GPU application clock and warming up in a CUDA application

For warming up a GPU, I wrote a simple function that multiplies two arrays on a GPU. I designed the function to use all available threads. The nvidia-smi dmon -s u command shows that SMs are indeed utilized to 99-100%.

When GPU performs the calculations, its performance state changes to P0 and application clock frequency rises. However, on T4 GPU I cannot get the application clock to reach more than about 90% of the max by repeatedly executing the function on the GPU.

What could be the reason for a GPU not achieving the max frequency on calculations that supposedly use all available processors?

In the context of NVIDIA GPUs, “application clock” has a very specific meaning. It looks like here we are actually talking about “GPU clock” as dynamically adjusted by the GPU’s power management and clock boosting heuristics.

It is not clear what “max” refers to. Every GPU has a nominal operating frequency, and if environmental factors allow, and with GPU in power state P0, the GPU may be boosted above this level up to some maximum boost clock. What is the maximum GPU clock achieved by the T4 in this case? I have never used a T4 but some other Turing based cards can boost to 1800+ MHz, but in normal operation are more likely to run at 1500-1600 MHz.

On modern GPUs, it is rare that the maximum boost clock is sustained for longer than a brief moment. The most common limiters are power consumption and temperature.

The power management of NVIDIA reacts quite quickly to reduce clock boost if the nominal power limit is exceeded, although very brief excursions above the limit may occur (e.g. one might see 78W on a GPU with a power limit of 75W). Often boost clock is being reduced before the power limit is reached. For example, on one of my GPUs with a power limit of 75W, that appears to happen as soon as the power exceeds 65W.

The temperature limit is different based on GPU, typically when temperature reaches 83 to 85 degrees Celsius a significant boost clock reduction occurs, and generally any GPU temperature above 60 degrees Celsius or so negatively impacts achievable boost clock. Some people install very elaborate third-party cooling solutions on their GPUs for this reason. In the winter, I sometime accelerate my GPUs by dropping ambient temperature to about 10 degrees Celsius by means of cracking open the window in my office.

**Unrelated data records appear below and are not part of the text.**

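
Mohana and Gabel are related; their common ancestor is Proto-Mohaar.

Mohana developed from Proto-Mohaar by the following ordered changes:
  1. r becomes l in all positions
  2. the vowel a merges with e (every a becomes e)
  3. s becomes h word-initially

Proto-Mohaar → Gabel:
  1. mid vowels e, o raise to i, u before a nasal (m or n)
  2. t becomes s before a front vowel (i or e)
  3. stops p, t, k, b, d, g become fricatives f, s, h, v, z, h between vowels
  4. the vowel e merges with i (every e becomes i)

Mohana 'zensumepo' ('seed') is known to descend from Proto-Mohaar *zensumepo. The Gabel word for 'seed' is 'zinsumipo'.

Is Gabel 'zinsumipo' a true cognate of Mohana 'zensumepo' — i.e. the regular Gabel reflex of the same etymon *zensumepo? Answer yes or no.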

A third reason, more rarely encountered, has to do with GPU voltage. In order to boost the GPU clock reliably, an increase in operating voltage needs to be applied. If the maximum voltage supported (usually around 1 volt) is reached, or if voltage levels become unstable before that, boost clock will be reduced.

1 Like

look at “clocks throttle reasons” in nvidia-smi output when your application is running.

T4 is a GPU that is limited to 75W, so you may be hitting the power limit.

If you are hitting the temperature limit you should take that issue up with your system vendor.

1 Like

You can find the behaviour outlined by Norbert above, specifically pertaining to the T4 here, in section 4.5:

1 Like

I don’t know about the T4 cooling solution, but in general I find that over time dust adheres to CPU and GPU heatsink fins noticeably reducing the effectiveness of the heatsinks. My computers run pretty much 24/7 and I blow out the heatsinks on my equipment once a year or so. For GPUs this may require temporary removal of any shroud surrounding the fins which may or may not void any warranty.

1 Like

Thank you all for your valuable comments!

I have checked active throttles with nvidia-smi -q -d PERFORMANCE. It was Power Cap. And this is in line with the paper observations.

I observed similar behavior on Amazon (AWS) and Google (GCP) cloud T4 instances.